E Rômulo foi, abriu lentamente a porta do quarto e lá estava ela, a desejada Jezebel, deitada de bruços em sua cama, calcinha vermelha de tirinha, minúscula, e o manto rubro com o nome do “nêgo” Tinga estampado às costas. Rômulo ainda custava a acreditar naquela visão. Será que o destino ainda lhe pregaria uma peça num último instante? Ali mesmo tirou toda a roupa, jogou os sapatos longe e parou na frente da moça, que parece ter gostado do que viu.
- Nooossa!!! Vem coloradão, não perde tempo. Vem me surrar com a tua vara!
Como que instruído por Abel Braga, Rômulo foi pra dentro dela. E iniciou os trabalhos. Virou a gostosa do avesso, com direito a todas as minúcias mais devassas do entre paredes. Jezebel parecia querer mais. E Rômulo, para agradar a moça, não decepcionou: pegou-a de quatro e sapecou uma bofetadas naquele traseirão suculento, deixando-o rubro como o manto sagrado que Jezebel trajava. Rômulo foi como uma avalanche pra cima da Jezebel, bem do jeito que a gremista gostava. E mandou ver! Ela gostava e pedia mais e mais. Aquele inusitado grenal era muito melhor do que ela podia imaginar.
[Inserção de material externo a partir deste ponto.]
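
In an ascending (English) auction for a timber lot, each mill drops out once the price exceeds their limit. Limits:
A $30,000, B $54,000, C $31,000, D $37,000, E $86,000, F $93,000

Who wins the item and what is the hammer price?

Ascending (English) auction: the price rises until one bidder remains; the winner pays the price at which the last rival dropped out.
Limits in order: 93,000 (F) > 86,000 (E) > 54,000 (B) > 37,000 (D) > 31,000 (C) > 30,000 (A)
Bidding ends when E exits at $86,000; F takes it.

F wins at $86,000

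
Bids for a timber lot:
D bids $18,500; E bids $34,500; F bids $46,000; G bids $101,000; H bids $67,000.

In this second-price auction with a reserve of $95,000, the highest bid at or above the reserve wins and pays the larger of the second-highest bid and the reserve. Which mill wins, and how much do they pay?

Bids ranked: 101,000 (G) > 67,000 (H) > 46,000 (F) > 34,500 (E) > 18,500 (D)
Highest eligible bid: G at $101,000.
Second-highest bid $67,000 is below the reserve $95,000, so the reserve binds → payment $95,000.

G pays $95,000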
E só para ela, Rômulo foi imortal, no sentido de incansável, foi forte, aguerrido e bravo. Ele não só foi maior, como foi Gigante. Atuou como Fabiano Cachaça no grenal dos 5x2. Como Larry, nos 6x2 da inauguração do Olímpico. Fez um placar dilatado para saciar o desejo de uma Jezebel possuída de êxtase profundo. Só não sussurrou cânticos em espanhol ao pé do ouvido da moça porque isso era coisa de bicha.
Rômulo, o cético, pôde, enfim, relaxar e explodir naquele momento todos benefícios que seu time acabara de lhe proporcionar. Não estava proibido de ser feliz. E aquilo não tinha preço. “Obrigado, meu Inter.” Pensava, a cada “gol” marcado.
E Jezebel estava leve, solta e louca, como nunca estivera antes nos braços de um homem. Havia descoberto sua catarse. Gemia involuntariamente e berrava feito louca. Parecia flutuar ao lado do monte Fuji. Jezebel, a gostosa, pôde, enfim, livrar-se de seu atavismo tricolor e descobrir que há coisas que podem, sim, ser maiores que o seu clube do coração...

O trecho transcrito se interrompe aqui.